Healthy Gut

Did you know your gut has nearly a trillion single-cell microbes living in it? That’s a lot of extra bugs, and scientists are just scratching the surface of what is known about them. I find a lot of this fascinating to learn about, so I’ll share some fun facts and some tips to keep your gut in tip-top shape.

Fun Fact #1: Your gut and your brain are intimately linked. Research has linked nearly every mental health issue from depression, ADHD, autism, Alzheimer’s, schizophrenia, etc., to the health of our microbiome, which is the bacteria, fungi, and parasites that live in our intestines. Gives new meaning to “I have a gut feeling”! When it comes to boosting your happy neurotransmitter serotonin, the gut is key; nearly 98 percent of it is made in the small intestine. Feeling blue? Check your gut first!

Fun Fact #2: Your skin is a reflection of you gut. Eczema, psoriasis, and acne have all been linked to the health of our gut biome. Instead of thinking of topical creams to deal with these issues, we may need to look deeper into what’s feeding our microbiome.

Fun Fact #3: Someone else’s poop might save your life. You may have heard of C. diff, a horrible antibiotic-resistant bacterial infection that occurs in our older population during hospital stays. It’s bad, like you could die from diarrhea and there’s not much they can do for you. However, one of the stranger and probably grossest medical treatments is a fecal transplant. Yup, someone else’s poop, IN YOU. Give someone with C. diff a fecal transplant (obviously with a healthy donor’s poop), and they are cured in days. Watch this Video if you want to see some remarkable stories about it.

Fun Fact #4: Someone else’s poop might make you fat, or skinny. We just don’t know all that much about the complexity of what our gut biome does. When a 32-year-old woman received a fecal transplant to save her life from a C. diff infection, she was cured, but she also gained over 30 pounds, which has caused some to question whether our biome has more control over our body weight than we understand. It turns out the donor for her fecal transplant was obese, and the woman who received the transplant had never struggled with her weight until after the transplant. There have also been some interesting studies where they’ve exposed mice without any gut bacteria to obese and underweight mice, and well, mice eat each other’s poo. Turns out the mice will gain or lose weight based on the poop they eat. I’m not sure what it all means besides there is some crazy stuff to learn about our guts and what lives in them.

Now you may wonder how to get this healthy gut that keeps your brain optimal, your skin beautiful and your butt fitting into those jeans you wore in high school. Here’s what I recommend:

1. Eat a lot of veggies. Eat the rainbow, eat them raw, eat them cooked. Just eat a lot.

2. Avoid antibiotics unless absolutely necessary.

3. Avoid antibiotic cleaners and hand sanitizers.

4. Eat dirt. Get those veggies above from your local farmers. Don’t go crazy washing them. A little dirt has billions of soil-based organisms that your body needs to stay healthy.

5. Avoid artificial sweeteners. Studies show that they may disrupt our gut health and not in a good way.

6. Eat fermented foods. Foods like kimchi, sauerkraut, kefir, and pickles are fermented and have probiotics that cultures have eaten for generations. Having these as part of your diet can be great to keep those cultures healthy in the gut.

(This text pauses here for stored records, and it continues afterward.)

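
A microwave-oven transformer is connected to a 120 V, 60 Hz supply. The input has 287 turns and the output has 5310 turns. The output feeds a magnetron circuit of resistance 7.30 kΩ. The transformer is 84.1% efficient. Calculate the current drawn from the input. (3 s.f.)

V_out = 120 × 5310/287 = 2220.2 V.
I_out = V_out/R = 2220.2/7300 = 0.30414 A.
P_out = V_out I_out = 2220.2 × 0.30414 = 675.25 W.
P_in = P_out/η = 675.25/0.841 = 802.91 W.
I_in = P_in/V_in = 802.91/120 = 6.69 A.

I_in ≈ 6.69 A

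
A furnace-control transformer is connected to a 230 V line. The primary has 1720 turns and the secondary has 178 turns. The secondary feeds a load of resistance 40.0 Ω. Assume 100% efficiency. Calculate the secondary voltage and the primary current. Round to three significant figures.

V_s ≈ 23.8 V, I_p ≈ 0.0616 A

V_s = V_p × N_s/N_p = 230 × 178/1720 = 23.802 V.
I_s = V_s/R = 23.802/40.0 = 0.59506 A.
I_p = I_s × N_s/N_p = 0.59506 × 178/1720 = 0.0616 A.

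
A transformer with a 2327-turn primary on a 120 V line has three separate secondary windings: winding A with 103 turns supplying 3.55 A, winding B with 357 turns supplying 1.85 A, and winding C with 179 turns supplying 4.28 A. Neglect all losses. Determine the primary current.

I_p ≈ 0.770 A

V_A = 120 × 103/2327 = 5.3116 V; V_B = 120 × 357/2327 = 18.410 V; V_C = 120 × 179/2327 = 9.2308 V.
P_out = V_A I_A + V_B I_B + V_C I_C = 5.3116×3.55 + 18.410×1.85 + 9.2308×4.28 = 18.856 + 34.058 + 39.508 = 92.422 W.
Ideal ⇒ P_in = P_out, so I_p = P_out/V_p = 92.422/120 = 0.770 A.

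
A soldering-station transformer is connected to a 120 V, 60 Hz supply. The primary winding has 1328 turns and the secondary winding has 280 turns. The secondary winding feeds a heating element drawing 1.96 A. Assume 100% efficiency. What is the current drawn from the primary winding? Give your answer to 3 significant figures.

For an ideal transformer I_p N_p = I_s N_s, so I_p = 1.96 × 280/1328 = 0.413 A.

I_p ≈ 0.413 A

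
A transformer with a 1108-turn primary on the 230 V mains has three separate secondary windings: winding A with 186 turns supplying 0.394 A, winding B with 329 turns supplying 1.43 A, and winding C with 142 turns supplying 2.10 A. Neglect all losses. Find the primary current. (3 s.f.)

I_p ≈ 0.760 A

V_A = 230 × 186/1108 = 38.610 V; V_B = 230 × 329/1108 = 68.294 V; V_C = 230 × 142/1108 = 29.477 V.
P_out = V_A I_A + V_B I_B + V_C I_C = 38.610×0.394 + 68.294×1.43 + 29.477×2.10 = 15.212 + 97.661 + 61.901 = 174.77 W.
Ideal ⇒ P_in = P_out, so I_p = P_out/V_p = 174.77/230 = 0.760 A.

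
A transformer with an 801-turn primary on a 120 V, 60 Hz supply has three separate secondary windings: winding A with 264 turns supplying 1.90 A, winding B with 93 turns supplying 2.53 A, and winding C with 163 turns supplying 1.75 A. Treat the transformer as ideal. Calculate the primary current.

V_A = 120 × 264/801 = 39.551 V; V_B = 120 × 93/801 = 13.933 V; V_C = 120 × 163/801 = 24.419 V.
P_out = V_A I_A + V_B I_B + V_C I_C = 39.551×1.90 + 13.933×2.53 + 24.419×1.75 = 75.146 + 35.249 + 42.734 = 153.13 W.
Ideal ⇒ P_in = P_out, so I_p = P_out/V_p = 153.13/120 = 1.28 A.

I_p ≈ 1.28 A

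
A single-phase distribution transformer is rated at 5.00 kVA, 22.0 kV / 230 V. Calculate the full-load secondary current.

I_s ≈ 21.7 A

I_s = S/V_s = 5000/230 = 21.7 A.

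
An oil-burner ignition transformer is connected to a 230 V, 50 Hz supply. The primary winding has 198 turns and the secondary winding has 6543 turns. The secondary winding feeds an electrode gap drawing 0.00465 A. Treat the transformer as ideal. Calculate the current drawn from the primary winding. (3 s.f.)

For an ideal transformer I_p N_p = I_s N_s, so I_p = 0.00465 × 6543/198 = 0.154 A.

I_p ≈ 0.154 A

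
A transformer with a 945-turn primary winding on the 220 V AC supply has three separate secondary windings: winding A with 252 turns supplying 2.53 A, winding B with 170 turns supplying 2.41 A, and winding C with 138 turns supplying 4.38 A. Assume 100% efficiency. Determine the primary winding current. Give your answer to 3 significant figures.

I_p ≈ 1.75 A

V_A = 220 × 252/945 = 58.667 V; V_B = 220 × 170/945 = 39.577 V; V_C = 220 × 138/945 = 32.127 V.
P_out = V_A I_A + V_B I_B + V_C I_C = 58.667×2.53 + 39.577×2.41 + 32.127×4.38 = 148.43 + 95.380 + 140.72 = 384.52 W.
Ideal ⇒ P_in = P_out, so I_p = P_out/V_p = 384.52/220 = 1.75 A.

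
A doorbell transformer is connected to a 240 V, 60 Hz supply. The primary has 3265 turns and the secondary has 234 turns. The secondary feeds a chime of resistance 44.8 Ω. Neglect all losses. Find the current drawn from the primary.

V_s = V_p × N_s/N_p = 240 × 234/3265 = 17.201 V.
I_s = V_s/R = 17.201/44.8 = 0.38394 A.
For an ideal transformer I_p N_p = I_s N_s, so I_p = 0.38394 × 234/3265 = 0.0275 A.

I_p ≈ 0.0275 A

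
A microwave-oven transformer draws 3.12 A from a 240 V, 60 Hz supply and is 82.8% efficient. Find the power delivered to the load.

P_in = V_in I_in = 240 × 3.12 = 748.80 W.
P_out = η P_in = 0.828 × 748.80 = 620 W.

P_out ≈ 620 W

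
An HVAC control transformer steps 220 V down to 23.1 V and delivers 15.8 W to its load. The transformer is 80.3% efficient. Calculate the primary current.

I_p ≈ 0.0894 A

P_in = P_out/η = 15.8/0.803 = 19.676 W.
I_p = P_in/V_p = 19.676/220 = 0.0894 A.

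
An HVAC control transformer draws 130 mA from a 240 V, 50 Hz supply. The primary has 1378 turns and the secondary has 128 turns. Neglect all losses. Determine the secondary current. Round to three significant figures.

I_s ≈ 1.40 A

I_s/I_p = N_p/N_s, so I_s = 0.130 × 1378/128 = 1.40 A.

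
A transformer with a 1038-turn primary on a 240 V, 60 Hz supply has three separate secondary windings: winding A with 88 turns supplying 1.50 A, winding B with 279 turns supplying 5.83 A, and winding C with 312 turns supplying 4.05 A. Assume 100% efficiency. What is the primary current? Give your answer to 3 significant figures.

I_p ≈ 2.91 A

V_A = 240 × 88/1038 = 20.347 V; V_B = 240 × 279/1038 = 64.509 V; V_C = 240 × 312/1038 = 72.139 V.
P_out = V_A I_A + V_B I_B + V_C I_C = 20.347×1.50 + 64.509×5.83 + 72.139×4.05 = 30.520 + 376.09 + 292.16 = 698.77 W.
Ideal ⇒ P_in = P_out, so I_p = P_out/V_p = 698.77/240 = 2.91 A.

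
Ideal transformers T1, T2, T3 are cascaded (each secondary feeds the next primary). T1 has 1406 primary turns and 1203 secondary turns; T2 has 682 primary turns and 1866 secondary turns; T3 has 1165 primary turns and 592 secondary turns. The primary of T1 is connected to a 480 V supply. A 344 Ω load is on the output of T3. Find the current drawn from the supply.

Secondary of T1: V = 480.00 × 1203/1406 = 410.70 V.
Secondary of T2: V = 410.70 × 1866/682 = 1123.7 V.
Secondary of T3: V = 1123.7 × 592/1165 = 571.01 V.
I_load = 571.01/344 = 1.6599 A, so P_out = 571.01 × 1.6599 = 947.83 W.
All ideal ⇒ P_in = P_out, so I_supply = 947.83/480 = 1.97 A.

I_supply ≈ 1.97 A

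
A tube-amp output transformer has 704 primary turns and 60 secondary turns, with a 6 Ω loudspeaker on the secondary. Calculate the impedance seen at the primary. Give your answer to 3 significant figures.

Z_p = (N_p/N_s)² × Z_s = (704/60)² × 6 = 826 Ω.

Z_p ≈ 826 Ω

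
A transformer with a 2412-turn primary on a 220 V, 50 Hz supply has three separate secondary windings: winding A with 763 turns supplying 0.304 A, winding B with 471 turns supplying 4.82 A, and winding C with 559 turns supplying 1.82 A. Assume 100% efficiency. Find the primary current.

V_A = 220 × 763/2412 = 69.594 V; V_B = 220 × 471/2412 = 42.960 V; V_C = 220 × 559/2412 = 50.987 V.
P_out = V_A I_A + V_B I_B + V_C I_C = 69.594×0.304 + 42.960×4.82 + 50.987×1.82 = 21.156 + 207.07 + 92.796 = 321.02 W.
Ideal ⇒ P_in = P_out, so I_p = P_out/V_p = 321.02/220 = 1.46 A.

I_p ≈ 1.46 A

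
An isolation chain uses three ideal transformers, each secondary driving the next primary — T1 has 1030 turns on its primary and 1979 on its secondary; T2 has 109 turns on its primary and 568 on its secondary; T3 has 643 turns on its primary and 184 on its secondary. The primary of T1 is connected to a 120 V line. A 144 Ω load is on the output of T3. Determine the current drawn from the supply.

Secondary of T1: V = 120.00 × 1979/1030 = 230.56 V.
Secondary of T2: V = 230.56 × 568/109 = 1201.5 V.
Secondary of T3: V = 1201.5 × 184/643 = 343.81 V.
I_load = 343.81/144 = 2.3876 A, so P_out = 343.81 × 2.3876 = 820.87 W.
All ideal ⇒ P_in = P_out, so I_supply = 820.87/120 = 6.84 A.

I_supply ≈ 6.84 A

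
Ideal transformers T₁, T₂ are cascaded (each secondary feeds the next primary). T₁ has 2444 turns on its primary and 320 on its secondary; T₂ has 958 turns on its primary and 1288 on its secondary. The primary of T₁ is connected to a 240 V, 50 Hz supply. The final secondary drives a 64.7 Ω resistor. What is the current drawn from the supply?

I_supply ≈ 0.115 A

Secondary of T₁: V = 240.00 × 320/2444 = 31.424 V.
Secondary of T₂: V = 31.424 × 1288/958 = 42.248 V.
I_load = 42.248/64.7 = 0.65299 A, so P_out = 42.248 × 0.65299 = 27.588 W.
All ideal ⇒ P_in = P_out, so I_supply = 27.588/240 = 0.115 A.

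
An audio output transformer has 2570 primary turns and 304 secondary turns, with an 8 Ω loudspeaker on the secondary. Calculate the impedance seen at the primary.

Z_p ≈ 572 Ω

Z_p = (N_p/N_s)² × Z_s = (2570/304)² × 8 = 572 Ω.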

7. Slide your sleep mask back down over your eyes and get a little more sleep on the weekends. Getting enough sleep helps lower cortisol levels and allows time for the gut to repair itself.

8. If you think you have food sensitivities try an elimination diet. Cut out gluten, dairy, grains, soy, and eggs for a week or two and see how your gut feels and what happens to your other symptoms.

9. Like we always say…eat whole foods, avoid processed foods.